Signe des “Dieux de l’Olympe de la BD” le jeune Albert est né (en 1927) avec six doigts à chaque main et en plus de cela, il est daltonien. Etranges singularités pour celui qui va inscrire son nom dans la légende des géants de l’histoire de la Bande Dessinée et devenir Albert UDERZO le Maître du dessin à la Française. Tout chez Albert Uderzo n’est que paradoxe.
LES DEBUTS
L’enfant grandi, le voilà un jeune homme qui au sortir de son service militaire rentre au journal France Dimanche pour illustrer les faits divers là où le photographe n’est pas autorisé à aller (Scènes de crimes par exemple). Uderzo se frotte avec bonheur au dessin réaliste qui lui servira plus tard à illustrer la série des as de l’aviation “Tanguy et Laverdure” (Scénariste Jean-Michel Charlier).

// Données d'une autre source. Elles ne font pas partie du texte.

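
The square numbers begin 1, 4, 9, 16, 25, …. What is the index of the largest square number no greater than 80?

8

Solve n² ≤ 80 for integer n.
n = 8 gives 64 ≤ 80, while n = 9 gives 81 > 80; so the answer is index 8.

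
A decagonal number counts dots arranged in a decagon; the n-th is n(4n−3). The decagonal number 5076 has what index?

36

Set n(4n−3) = 5076, giving 4n² − 3n − 5076 = 0.
The discriminant is 9 + 16·5076 = 81225, and √81225 = 285.
So n = (3 + 285) / 8 = 288/8 = 36.
Check: 36·(4·36 − 3) = 5076. ✓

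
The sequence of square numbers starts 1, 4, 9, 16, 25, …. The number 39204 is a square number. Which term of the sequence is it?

We need n² = 39204, so n = √39204 = 198.
Check: 198² = 39204. ✓

198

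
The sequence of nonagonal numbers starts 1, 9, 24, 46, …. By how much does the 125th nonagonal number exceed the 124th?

869

Consecutive nonagonal numbers differ by 7n − 6: here 7·125 − 6 = 869.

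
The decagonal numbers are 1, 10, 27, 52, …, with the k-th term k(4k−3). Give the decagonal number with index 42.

6930

The 42nd decagonal number is n(4n−3) with n = 42.
42·(4·42 − 3) = 42·165 = 6930.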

Le 29 octobre 1959, Albert Uderzo dans la force de la trentaine fait paraitre dans le journal PILOTE la première planche d’Astérix le Gaulois scénarisé par son ami et complice René Goscinny. Ce sera le début d’une longue amitié qui mènera le tandem jusqu’au sommet de l’Olympe triomphante des Maîtres de la BD.
Juge par toi même, d’abord timidement tiré à 6.000 exemplaires, Astérix et son copain Obélix, seront traduit dans 116 langues avec pas moins de 385 millions d’albums vendus à ce jour (nous sommes très loin du tirage modeste des débuts !).
NOS ANCETRES LES GAULOIS
Pouvait-on supposer que celui qui donnerait le mieux – aux Français que nous sommes – ce sentiment de fierté nationale lors des bagarres entre Romains et Gaulois est un émigré (et fils d’émigrés) Italien ? Bel exemple d’une assimilation totalement réussie !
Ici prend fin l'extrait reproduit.